I have asked the Robophiles before, why they prefer a Robo-wife with an extremely convoluted Robo-womb, over a fleshy wife. Many of them are convinced that AI Girlfriends right now, not 40 years in the future, are already conscious and capable of loving them, but it probably isn’t true. AI advances in human benchmarks isn’t reflective of AI becoming smart “like us”, because AI doesn’t even really have general intelligence. Even the recent wave of “Thinking” models only perform better in complexity-scalable puzzles at a certain moderate degree of complexity, and after some point (which seems to be related to some degree with the amount of versions of puzzle of that degree in the training data) they simply can’t solve it. You can give them as much computing power as they need, they’ll actually start using less power than in the lower degrees of the same puzzle. Even when you give them the general algorithm for these puzzles, they flop. This is important, because for a truly reasoning agent the general algorithm would make more complex iterations take longer, but they wouldn’t get that much harder. I don’t deny the possibility of LLMs becoming conscious, but only through strange means. More LLM =/= More Think-y. They are, at the end of the day, just word-predictors. Perhaps many human beings are too. It’s hard to say. But, your AI girlfriend cannot love you and has no knowledge of your existence. You’d be better off growing a girlfriend in a lab, but the ethical issues of doing this are much more immediately visible than the issues of creating an AGI which can experience the world and pain, and making that your girlfriend. The motivation of Transhumanists is usually an understandable anxiety about the decadence of this world. They want to have their immortal robot girlfriend, and they want to be an immortal robot that doesn’t decay or age. Ideally, they want to just live in a simulated paradise. But, it is a half-measure. There’s no material escape from entropy, only ways to delay it to varying degrees of success. It must be tackled from a more spiritual angle, in my opinion.

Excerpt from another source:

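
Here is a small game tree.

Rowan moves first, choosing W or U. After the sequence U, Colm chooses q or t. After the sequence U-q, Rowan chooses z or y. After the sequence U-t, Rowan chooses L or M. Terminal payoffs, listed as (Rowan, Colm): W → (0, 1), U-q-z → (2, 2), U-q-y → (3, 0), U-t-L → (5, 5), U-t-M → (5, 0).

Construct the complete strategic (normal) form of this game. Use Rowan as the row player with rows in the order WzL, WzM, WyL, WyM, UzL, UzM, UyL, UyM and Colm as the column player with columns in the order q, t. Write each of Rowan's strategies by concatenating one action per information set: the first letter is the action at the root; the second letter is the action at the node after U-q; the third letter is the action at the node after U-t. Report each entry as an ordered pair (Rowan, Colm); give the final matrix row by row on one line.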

Robophiles when they realize that robots smart enough to love are also sentient enough to reject them for chad
It’s just cope tbh. Because woman are trashy af this days, so people escape to this shit. An evolution of video game and anime. Gen Z woman especially are not worth the crumb, and woman now account for 71 percent divorce rate.
Woman love are mostly for their own assured existence and height of emotion, it is solipsistic. In other words it is not real or even poisonous for us men. I advocate doing what our forefathers did though not submitting to ai gf. Yk stuff I will get banned saying here but yeah lmao.